From medicine to psychiatric identity as psychotherapy, an idea of ​​training through the birth theory

ABSTRACT

The training of the mental health professionist, a multifaceted theme, currently, provides for growth on a notional basis only accompanied in some cases, fortuitous, by the association of a personal psychotherapy. Such a path may not be sufficient, but a more complex one is required, as this work wants to illustrate.

The origin of medical knowledge that began with the “hippocratric praxis”, which was medicine of the living body, an indistinct mix of matter, body proper, and not matter, the images of the mind, then developed over the course of the centuries. Unfortunately in the early periods medicine and philosophy often alternated in a confusing way. From Plato onwards, that dualism between psyche, which becomes soul, and soma, linked to rational knowledge, has been generated, causing the apocalyptic split of mind-body uniqueness. On one hand the result was that the study of the body, which has become the object of the anatomical tables, relying on the experiential field, discovered the origin of the “evils of man” in Nature. From that statement the pathways of the anamnesis, diagnosis, therapy and prognosis started, arriving to unimaginable results with modern technologies. On the other hand, the mind has increasingly become the prerogative of the spiritual and religious sphere with its tangles of emotions and irrationality. This split solidified by the Enlightenment, and monotheistic religions, implicated that mind’s identity was linked solely to reason.

The psychiatrist’s identity has thus remained anchored to the past, according to theories that are still latently influenced by philosophical and spiritual cultures, although claiming a modern identity. The most important current psychiatric strands of thought can be summarized: ​​the organic genesis or existentialist vision of mental illness and the schools of psychoanalytic derivation. They propose psychotherapeutic practices with the aim of re-establishing identification with the Caregivers, bringing everything back to a status quo, without claiming original health and without a real cure.

The psychiatrist’s identity changed from the “doctor of the mind”, who should have an image of sanity and mental illness, to seek through the signs and symptoms, to relate to the environment, measuring its seriousness and have as his ultimate goal the search of a cure for healing, as defined by recent judgments of the judiciary.

It is precisely with the human Birth Theory, by the psychiatrist Massimo Fagioli, described in “Instinct of Death and Knowledge”, that this possibility of psychiatric identity is created. The idea explains the natural formation of the mind at birth: due to the reaction of human biology with light, through a disappearance fantasy, thus reintegrating the fusion of the mind into the human body and giving it back an irrational identity. With the new physiology of the mind an image of natural sanity reappears.  This image can become ill, thus rediscovering the possibility of a diagnosis, without which there is no cure for healing.

Fagioli’s theory reveals that the mind has an inner image of warmth and affectivity immediately positive towards the others starting at the birth. This image develops through the human relationship with the breast. It also illustrates how the genesis of mental pathology occurs, due to the lack on the part of the maternal breast. Finally it defines how the disease originating in a pathological relationship can be resolved through another non-pathological inter-human relationship in the psychotherapy of the unconscious.

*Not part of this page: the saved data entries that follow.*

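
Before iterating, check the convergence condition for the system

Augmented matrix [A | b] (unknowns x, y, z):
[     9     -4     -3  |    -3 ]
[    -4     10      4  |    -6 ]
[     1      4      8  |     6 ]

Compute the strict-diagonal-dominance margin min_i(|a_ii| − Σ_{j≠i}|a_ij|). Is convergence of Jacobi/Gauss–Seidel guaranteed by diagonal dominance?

2

row 1: |9| − (4+3) = 2
row 2: |10| − (4+4) = 2
row 3: |8| − (1+4) = 3
minimum over rows = 2 → strictly diagonally dominant (convergence guaranteed)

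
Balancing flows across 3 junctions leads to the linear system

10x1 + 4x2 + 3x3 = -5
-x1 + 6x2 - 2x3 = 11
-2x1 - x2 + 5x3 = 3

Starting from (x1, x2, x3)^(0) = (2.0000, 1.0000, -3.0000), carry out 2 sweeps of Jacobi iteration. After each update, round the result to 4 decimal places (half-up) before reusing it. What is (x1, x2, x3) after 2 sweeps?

(-1.4467, 2.3667, 0.8333)

Iteration 1:
  x1 = (-5 - (4)·1.0000 - (3)·-3.0000) / (10) = 0.0000
  x2 = (11 - (-1)·2.0000 - (-2)·-3.0000) / (6) = 1.1667
  x3 = (3 - (-2)·2.0000 - (-1)·1.0000) / (5) = 1.6000
Iteration 2:
  x1 = (-5 - (4)·1.1667 - (3)·1.6000) / (10) = -1.4467
  x2 = (11 - (-1)·0.0000 - (-2)·1.6000) / (6) = 2.3667
  x3 = (3 - (-2)·0.0000 - (-1)·1.1667) / (5) = 0.8333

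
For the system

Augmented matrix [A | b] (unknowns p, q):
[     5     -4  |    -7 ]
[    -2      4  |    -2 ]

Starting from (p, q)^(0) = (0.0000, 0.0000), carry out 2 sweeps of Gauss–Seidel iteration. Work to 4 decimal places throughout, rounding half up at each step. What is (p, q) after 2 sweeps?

(-2.3600, -1.6800)

Iteration 1:
  p = (-7 - (-4)·0.0000) / (5) = -1.4000
  q = (-2 - (-2)·-1.4000) / (4) = -1.2000
Iteration 2:
  p = (-7 - (-4)·-1.2000) / (5) = -2.3600
  q = (-2 - (-2)·-2.3600) / (4) = -1.6800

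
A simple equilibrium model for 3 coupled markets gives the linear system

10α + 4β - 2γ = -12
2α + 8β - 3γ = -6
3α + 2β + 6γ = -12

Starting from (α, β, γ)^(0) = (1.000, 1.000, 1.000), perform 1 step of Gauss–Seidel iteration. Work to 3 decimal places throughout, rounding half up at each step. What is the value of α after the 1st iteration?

Iteration 1:
  α = (-12 - (4)·1.000 - (-2)·1.000) / (10) = -1.400
  β = (-6 - (2)·-1.400 - (-3)·1.000) / (8) = -0.025
  γ = (-12 - (3)·-1.400 - (2)·-0.025) / (6) = -1.292

-1.400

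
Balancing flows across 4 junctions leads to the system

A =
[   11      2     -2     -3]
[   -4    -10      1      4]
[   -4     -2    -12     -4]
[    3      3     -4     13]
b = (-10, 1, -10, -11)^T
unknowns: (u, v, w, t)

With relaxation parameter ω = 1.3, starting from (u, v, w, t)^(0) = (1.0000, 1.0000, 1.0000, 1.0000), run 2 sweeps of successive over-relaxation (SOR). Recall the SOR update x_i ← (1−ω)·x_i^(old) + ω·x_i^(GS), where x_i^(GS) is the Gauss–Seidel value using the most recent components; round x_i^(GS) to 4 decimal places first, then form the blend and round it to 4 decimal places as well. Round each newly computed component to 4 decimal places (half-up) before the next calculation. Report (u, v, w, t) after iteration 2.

Iteration 1:
  u: GS value = (-10 - (2)·1.0000 - (-2)·1.0000 - (-3)·1.0000) / (11) = -0.6364;  u ← (1−ω)·1.0000 + ω·-0.6364 = -1.1273
  v: GS value = (1 - (-4)·-1.1273 - (1)·1.0000 - (4)·1.0000) / (-10) = 0.8509;  v ← (1−ω)·1.0000 + ω·0.8509 = 0.8062
  w: GS value = (-10 - (-4)·-1.1273 - (-2)·0.8062 - (-4)·1.0000) / (-12) = 0.7414;  w ← (1−ω)·1.0000 + ω·0.7414 = 0.6638
  t: GS value = (-11 - (3)·-1.1273 - (3)·0.8062 - (-4)·0.6638) / (13) = -0.5678;  t ← (1−ω)·1.0000 + ω·-0.5678 = -1.0381
Iteration 2:
  u: GS value = (-10 - (2)·0.8062 - (-2)·0.6638 - (-3)·-1.0381) / (11) = -1.2181;  u ← (1−ω)·-1.1273 + ω·-1.2181 = -1.2453
  v: GS value = (1 - (-4)·-1.2453 - (1)·0.6638 - (4)·-1.0381) / (-10) = 0.0493;  v ← (1−ω)·0.8062 + ω·0.0493 = -0.1778
  w: GS value = (-10 - (-4)·-1.2453 - (-2)·-0.1778 - (-4)·-1.0381) / (-12) = 1.6241;  w ← (1−ω)·0.6638 + ω·1.6241 = 1.9122
  t: GS value = (-11 - (3)·-1.2453 - (3)·-0.1778 - (-4)·1.9122) / (13) = 0.0706;  t ← (1−ω)·-1.0381 + ω·0.0706 = 0.4032

(-1.2453, -0.1778, 1.9122, 0.4032)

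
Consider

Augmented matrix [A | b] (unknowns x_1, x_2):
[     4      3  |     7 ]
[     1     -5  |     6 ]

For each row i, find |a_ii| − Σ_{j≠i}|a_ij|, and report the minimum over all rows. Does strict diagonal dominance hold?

1

row 1: |4| − (3) = 1
row 2: |-5| − (1) = 4
minimum over rows = 1 → strictly diagonally dominant (convergence guaranteed)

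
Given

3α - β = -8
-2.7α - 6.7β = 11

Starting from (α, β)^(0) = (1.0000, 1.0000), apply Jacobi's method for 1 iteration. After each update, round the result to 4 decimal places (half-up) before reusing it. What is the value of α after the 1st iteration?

-2.3333

Iteration 1:
  α = (-8 - (-1)·1.0000) / (3) = -2.3333
  β = (11 - (-2.7)·1.0000) / (-6.7) = -2.0448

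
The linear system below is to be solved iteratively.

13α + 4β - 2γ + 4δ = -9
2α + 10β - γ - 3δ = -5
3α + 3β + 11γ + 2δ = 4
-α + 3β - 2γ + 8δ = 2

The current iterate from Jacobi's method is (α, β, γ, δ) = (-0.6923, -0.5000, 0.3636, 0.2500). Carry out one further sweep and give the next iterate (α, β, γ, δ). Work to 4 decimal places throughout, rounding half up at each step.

(-0.5594, -0.2502, 0.6434, 0.4419)

One sweep:
  α = (-9 - (4)·-0.5000 - (-2)·0.3636 - (4)·0.2500) / (13) = -0.5594
  β = (-5 - (2)·-0.6923 - (-1)·0.3636 - (-3)·0.2500) / (10) = -0.2502
  γ = (4 - (3)·-0.6923 - (3)·-0.5000 - (2)·0.2500) / (11) = 0.6434
  δ = (2 - (-1)·-0.6923 - (3)·-0.5000 - (-2)·0.3636) / (8) = 0.4419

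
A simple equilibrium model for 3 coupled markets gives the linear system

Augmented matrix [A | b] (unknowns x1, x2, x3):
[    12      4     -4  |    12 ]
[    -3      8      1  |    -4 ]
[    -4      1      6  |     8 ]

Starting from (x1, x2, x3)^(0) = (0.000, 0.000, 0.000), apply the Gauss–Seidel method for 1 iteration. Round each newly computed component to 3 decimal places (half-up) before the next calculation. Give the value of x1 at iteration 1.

Iteration 1:
  x1 = (12 - (4)·0.000 - (-4)·0.000) / (12) = 1.000
  x2 = (-4 - (-3)·1.000 - (1)·0.000) / (8) = -0.125
  x3 = (8 - (-4)·1.000 - (1)·-0.125) / (6) = 2.021

1.000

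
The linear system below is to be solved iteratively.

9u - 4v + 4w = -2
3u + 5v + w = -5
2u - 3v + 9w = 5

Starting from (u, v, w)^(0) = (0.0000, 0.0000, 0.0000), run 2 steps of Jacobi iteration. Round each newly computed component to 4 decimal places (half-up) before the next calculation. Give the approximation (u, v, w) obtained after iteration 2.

(-0.9136, -0.9778, 0.2716)

Iteration 1:
  u = (-2 - (-4)·0.0000 - (4)·0.0000) / (9) = -0.2222
  v = (-5 - (3)·0.0000 - (1)·0.0000) / (5) = -1.0000
  w = (5 - (2)·0.0000 - (-3)·0.0000) / (9) = 0.5556
Iteration 2:
  u = (-2 - (-4)·-1.0000 - (4)·0.5556) / (9) = -0.9136
  v = (-5 - (3)·-0.2222 - (1)·0.5556) / (5) = -0.9778
  w = (5 - (2)·-0.2222 - (-3)·-1.0000) / (9) = 0.2716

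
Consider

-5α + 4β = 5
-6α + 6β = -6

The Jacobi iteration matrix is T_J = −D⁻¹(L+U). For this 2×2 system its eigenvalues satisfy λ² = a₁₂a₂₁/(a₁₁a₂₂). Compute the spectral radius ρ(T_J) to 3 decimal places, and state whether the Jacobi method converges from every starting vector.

a₁₂a₂₁/(a₁₁a₂₂) = (4)·(-6) / ((-5)·(6)) = 0.800000
ρ = √|0.800000| = √0.800000 = 0.894
ρ < 1, so Jacobi converges

0.894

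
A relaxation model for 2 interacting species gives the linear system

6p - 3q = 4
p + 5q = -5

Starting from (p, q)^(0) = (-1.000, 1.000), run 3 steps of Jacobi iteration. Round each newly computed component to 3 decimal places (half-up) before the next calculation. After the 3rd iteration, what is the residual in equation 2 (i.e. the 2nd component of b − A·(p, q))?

0.215

Iteration 1:
  p = (4 - (-3)·1.000) / (6) = 1.167
  q = (-5 - (1)·-1.000) / (5) = -0.800
Iteration 2:
  p = (4 - (-3)·-0.800) / (6) = 0.267
  q = (-5 - (1)·1.167) / (5) = -1.233
Iteration 3:
  p = (4 - (-3)·-1.233) / (6) = 0.050
  q = (-5 - (1)·0.267) / (5) = -1.053
Residual b − A·x = (0.541, 0.215)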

According to this physiopathology a new identity emerges for the psychiatrist as a psychotherapist, who preserves the medical identity of diagnosis, prognosis and treatment, based on his human and unconscious possibilities to see and relate to the other through sexual investment and to reject its partial and pathological dynamics. A therapy that aims at healing and not just recovery and adaptation to the environment.

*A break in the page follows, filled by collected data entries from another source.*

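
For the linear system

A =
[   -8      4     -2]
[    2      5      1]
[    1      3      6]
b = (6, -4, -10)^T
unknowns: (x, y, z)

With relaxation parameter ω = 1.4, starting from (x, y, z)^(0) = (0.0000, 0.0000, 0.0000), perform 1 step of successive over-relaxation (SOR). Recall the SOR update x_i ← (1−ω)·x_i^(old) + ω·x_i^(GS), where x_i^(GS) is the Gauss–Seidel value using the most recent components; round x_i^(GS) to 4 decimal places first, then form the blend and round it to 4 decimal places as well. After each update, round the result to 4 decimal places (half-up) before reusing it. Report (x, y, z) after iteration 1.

(-1.0500, -0.5320, -1.7160)

Iteration 1:
  x: GS value = (6 - (4)·0.0000 - (-2)·0.0000) / (-8) = -0.7500;  x ← (1−ω)·0.0000 + ω·-0.7500 = -1.0500
  y: GS value = (-4 - (2)·-1.0500 - (1)·0.0000) / (5) = -0.3800;  y ← (1−ω)·0.0000 + ω·-0.3800 = -0.5320
  z: GS value = (-10 - (1)·-1.0500 - (3)·-0.5320) / (6) = -1.2257;  z ← (1−ω)·0.0000 + ω·-1.2257 = -1.7160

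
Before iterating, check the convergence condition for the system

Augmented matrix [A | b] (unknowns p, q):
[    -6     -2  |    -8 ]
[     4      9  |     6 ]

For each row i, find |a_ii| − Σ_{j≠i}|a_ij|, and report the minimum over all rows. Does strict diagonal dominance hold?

row 1: |-6| − (2) = 4
row 2: |9| − (4) = 5
minimum over rows = 4 → strictly diagonally dominant (convergence guaranteed)

4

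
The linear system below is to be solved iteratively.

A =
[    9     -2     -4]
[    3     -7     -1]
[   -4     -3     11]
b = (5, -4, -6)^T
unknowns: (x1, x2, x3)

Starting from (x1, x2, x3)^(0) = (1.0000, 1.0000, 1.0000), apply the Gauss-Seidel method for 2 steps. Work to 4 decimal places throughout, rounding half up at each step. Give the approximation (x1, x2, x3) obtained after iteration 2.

Iteration 1:
  x1 = (5 - (-2)·1.0000 - (-4)·1.0000) / (9) = 1.2222
  x2 = (-4 - (3)·1.2222 - (-1)·1.0000) / (-7) = 0.9524
  x3 = (-6 - (-4)·1.2222 - (-3)·0.9524) / (11) = 0.1587
Iteration 2:
  x1 = (5 - (-2)·0.9524 - (-4)·0.1587) / (9) = 0.8377
  x2 = (-4 - (3)·0.8377 - (-1)·0.1587) / (-7) = 0.9078
  x3 = (-6 - (-4)·0.8377 - (-3)·0.9078) / (11) = 0.0067

(0.8377, 0.9078, 0.0067)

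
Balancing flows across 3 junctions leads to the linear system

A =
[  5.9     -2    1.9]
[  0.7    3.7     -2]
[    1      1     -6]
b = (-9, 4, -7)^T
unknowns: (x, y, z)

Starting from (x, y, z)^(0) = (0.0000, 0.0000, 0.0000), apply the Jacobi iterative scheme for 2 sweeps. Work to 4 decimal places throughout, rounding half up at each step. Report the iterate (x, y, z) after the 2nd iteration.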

In conclusion, the psychiatrist or psychologist, in order to be a “doctor of the mind”, must realize an interior dimension: the result of their personal human training and not subordinated only to a technique. At the same time they must preserve the practice of the physician of the body and transform it. The ancient physicist owned a only physical sensitivity and he identified signs and symptoms of the pathology by means of five senses. The psychotherapist must involve perception, sensitivity, creativity to diagnose like physician the the pathological dimension of the psyche, treating it by frustrating it. He borrows a scalpel from the surgeon which it becomes language in order to recreate the lost image of birth and health of the patient.